School and stairs make the brain stay young
A study shows that the more flights of stairs a person climbs, and the more years of school a person completes, the “younger” their brain physically appears.
Researchers found that brain age decreases by 0.95 years for each year of education, and by 0.58 years for every daily flight of stairs climbed — i.e., the stairs between two consecutive floors in a building.
Lead author Jason Steffener, a scientist at Concordia University’s Montreal-based PERFORM Centre, and his co-authors used magnetic resonance imaging (MRI) to non-invasively examine the brains of 331 healthy adults who ranged in age from 19 to 79.
They measured the volume of grey matter found in participants’ brains because its decline, caused by neural shrinkage and neuronal loss, is a very visible part of the chronological aging process. Then, they compared brain volume to the participants’ reported number of flights of stairs climbed, and years of schooling completed.
Results were clear: the more flights of stairs climbed, and the more years of schooling completed, the younger the brain.
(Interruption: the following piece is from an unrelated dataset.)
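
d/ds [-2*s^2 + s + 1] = 1 - 4*s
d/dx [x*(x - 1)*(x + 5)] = 3*x^2 + 8*x - 5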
“This study shows that education and physical activity affect the difference between a physiological prediction of age and chronological age, and that people can actively do something to help their brains stay young,” he says.
“In comparison to many other forms of physical activity, taking the stairs is something most older adults can and already do at least once a day, unlike vigorous forms of physical activity,” says Steffener, who is also a researcher at the Institut universitaire de gériatrie de Montréal.
“This is encouraging because it demonstrates that a simple thing like climbing stairs has great potential as an intervention tool to promote brain health.”